The Museum of the Asturian People also had a large collection of Asturian folk architecture. A brightly painted hórreo, these are very symbolic of Asturies but are not Vaqueiro architecture, you can possibly find a few like this in some north-central brañas that have been colonized.


This is supposedly an Asturian peasant house of the late 1800s style. I've never seen a house like this, it's definitely a xaldo house, probably of central or eastern Asturies. However, it definitely doesn't seem like a peasant house, it has three separate bedrooms, something you have to pay a lot for today, anywhere in the world. They are small bedrooms, but three separate ones nonetheless, something peasants didn't have, some didn't even have beds or a single bedroom, they just slept on the benches around the hearth.

A paneira, these can be found in some winter brañas as well as xaldo towns. It has a different roof than a hórreo and usually has more pegoḷḷus, or stilts. It is used to store grains, and Vaqueiros used it to store dried grasses that they gathered in the winter for their cattle. The circular logs and little houses on them are beehives, this paneira looks very much like the ones in the braña of Beisapía, beehives and all.

This is a balagar, a haystack around a center pole. There is usually not grass growing on it. They are used among xaldos and Vaqueiros, in the winter brañas. There are very few still with grasses on them in the brañas, there are possibly a couple winter brañas left with balagars, but mostly you can just see empty center poles.

This was just called a pastor's shelter. I have never seen anything like this, it is likely a shelter of xaldo pastors in eastern Asturies.

A corru! Finally a Vaqueiro structure! This one appears very strange, it is not very rounded and more resembles the corrus of the the central southern brañas and mayadas than the western southern ones. The grass roof is nice to see!

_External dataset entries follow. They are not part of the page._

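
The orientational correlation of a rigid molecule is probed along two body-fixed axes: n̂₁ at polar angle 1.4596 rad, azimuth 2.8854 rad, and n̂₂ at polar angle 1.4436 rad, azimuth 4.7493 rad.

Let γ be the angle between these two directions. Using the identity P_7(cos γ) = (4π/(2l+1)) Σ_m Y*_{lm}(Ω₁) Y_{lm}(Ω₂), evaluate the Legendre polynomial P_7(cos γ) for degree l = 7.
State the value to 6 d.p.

Addition theorem: P_7(cos γ) = (4π/15) Σ_m Y*_{lm}(Ω₁) Y_{lm}(Ω₂), m = −7…7:
  m=-7: Y*=+0.105685+0.467010i  Y=-0.120714-0.456756i  product +0.200552-0.104647i
  m=-6: Y*=+0.006728-0.199929i  Y=-0.220545+0.049658i  product +0.008444+0.044427i
  m=-5: Y*=+0.085392-0.286329i  Y=-0.051132-0.273905i  product -0.082793-0.008749i
  m=-4: Y*=-0.117156+0.192802i  Y=-0.248773+0.036999i  product +0.022012-0.052299i
  m=-3: Y*=-0.172454+0.166748i  Y=-0.023565-0.211938i  product +0.039404+0.032620i
  m=-2: Y*=+0.204267-0.114899i  Y=-0.258371+0.019108i  product -0.050581+0.033590i
  m=-1: Y*=+0.209517-0.054883i  Y=-0.006907-0.187032i  product -0.011712-0.038807i
  m=+0: Y*=-0.236605-0.000000i  Y=-0.260805+0.000000i  product +0.061708+0.000000i
  m=+1: Y*=-0.209517-0.054883i  Y=+0.006907-0.187032i  product -0.011712+0.038807i
  m=+2: Y*=+0.204267+0.114899i  Y=-0.258371-0.019108i  product -0.050581-0.033590i
  m=+3: Y*=+0.172454+0.166748i  Y=+0.023565-0.211938i  product +0.039404-0.032620i
  m=+4: Y*=-0.117156-0.192802i  Y=-0.248773-0.036999i  product +0.022012+0.052299i
  m=+5: Y*=-0.085392-0.286329i  Y=+0.051132-0.273905i  product -0.082793+0.008749i
  m=+6: Y*=+0.006728+0.199929i  Y=-0.220545-0.049658i  product +0.008444-0.044427i
  m=+7: Y*=-0.105685+0.467010i  Y=+0.120714-0.456756i  product +0.200552+0.104647i
Accumulated sum +0.312359+0.000000i; after 4π/(2l+1) scaling, +0.261681+0.000000i ⇒ P_7 = 0.261681

0.261681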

This is only a reconstruction but in the brañas, the grass roofs of corrus are not often preserved.


This structure was simply labelled a 'chozo', or hut, specifically usually referring to a pastor's hut. It doesn't look very much like a Vaqueiro structure from the outside, especially with the strange front-yard type of fence it has. Its inside reminds me much of a corru, if it had a thatched roof! However, the shape as a whole, besides the weird small wall does not remind me as much of a Vaqueiru teitu.
I was glad to see some braña-like structures before I hike the braña. I hope you all enjoy the photos, I have many more but my posts would be novels if I included and commented on them all. I still have to post on my second part of my trip to Xixón, so be expecting that! My posts do lag a bit behind the days I experience them for I am very busy but I hope to keep updating!